Radical? Lomborg defende que é mais sensato e generoso com as gerações futuras do que gastar trilhões para cortar no máximo 10% das emissões de carbono, que continuam em ascensão apesar do debate sobre o tema já perdurar mais de uma década. “Em princípio, deveríamos fazer todas as coisas boas. Mas até que consigamos fazer todas, nós deveríamos nos concentrar em fazer as melhores primeiro”, escreve o cientista politico já no fim de seu livro ao defender um discurso mais equilibrado e proporcional aos “reais” efeitos das mudanças climáticas a curto e médio prazo na vida das pessoas.

Lomborg acusa os formadores de opinião pública de estarem alimentando uma histeria entorno de um fenômeno que esconde lados positivos e soluções mais inteligentes e menos daninhas à econômia e ao crescimento das nações. Ele afirma que Al Gore só contou uma parte da história no documentário “ Uma verdade inconveniente”. Classifica os relatórios do IPCC divulgados este ano e o do economista inglês Nicholas Stern (publicado no ano passado) como peças políticas e diz que a mídia prioriza a má noticia. Por fim, alfineta as lideranças que hoje caminham para fechar acordos com os quais lavarão suas mãos diante do aquecimento global, mas nao trarão necessariamente benefícios tanto para a geração atual quanto para a futura.

Para o cientista político, hoje é mais importante investir grandes somas de dinheiro em educação, combate a AIDS, erradicação da malária e saneamento basico – medidas que fortalecerão os países para enfrentar a segunda metade do século. Enquanto isso, a melhor fórmula para se lidar com o aquecimento global nos próximos anos será cada país investir individualmente em pesquisas de fontes de energia mais limpas.

Lomborg cita o Consenso de Copenhague – onde economistas apontaram quais seriam os melhores investimentos para o mundo-, e opiniões de chefes de estado sobre quais são suas prioridades, para reforçar que o combate às mudanças climaticas não é mais prioritário do que investimentos contra a pobreza. “[Ao se recusarem a assinar Kyoto], tanto a China quanto a Índia estão essencialmente nos dando o recado que há outras prioridades, como alimentos e desenvolvimento”, argumenta Lomborg.

“Cool it”, que em português poderia ser traduzido como “fica frio” ou “acalme os ânimos”, tenta desconstruir quase todos os pontos e documentos que estão sendo usados para convencer governos a adotarem cortes na emissão de carbono. Nem a possível extinção dos ursos polares sensibilizou o autor, que calcula que Kyoto será capaz de salvar apenas um animal por ano enquanto caçadores matam mil no mesmo espaco de tempo.

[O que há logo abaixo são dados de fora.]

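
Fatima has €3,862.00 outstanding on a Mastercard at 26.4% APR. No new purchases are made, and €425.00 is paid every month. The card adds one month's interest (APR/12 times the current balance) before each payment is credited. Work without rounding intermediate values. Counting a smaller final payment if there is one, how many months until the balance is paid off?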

O caso é praticamente a única citação aos desafios de adaptação que a biodiversidade enfrentará com as mudanças climáticas. O foco do livro é enfraquecer os principais argumentos sociais que emergiram nos últimos anos e que baseiam as políticas de redução das emissões de carbono. A natureza ficou de fora da linha de tiro do autor. Por quê? Lomborg, que constrói seus livros utilizando o cruzamento de dados, diz que faltam séries históricas sobre a biodiversidade

“Cool it” foi lancado em setembro nos Estados Unidos e chegou este mês nas livrarias européias.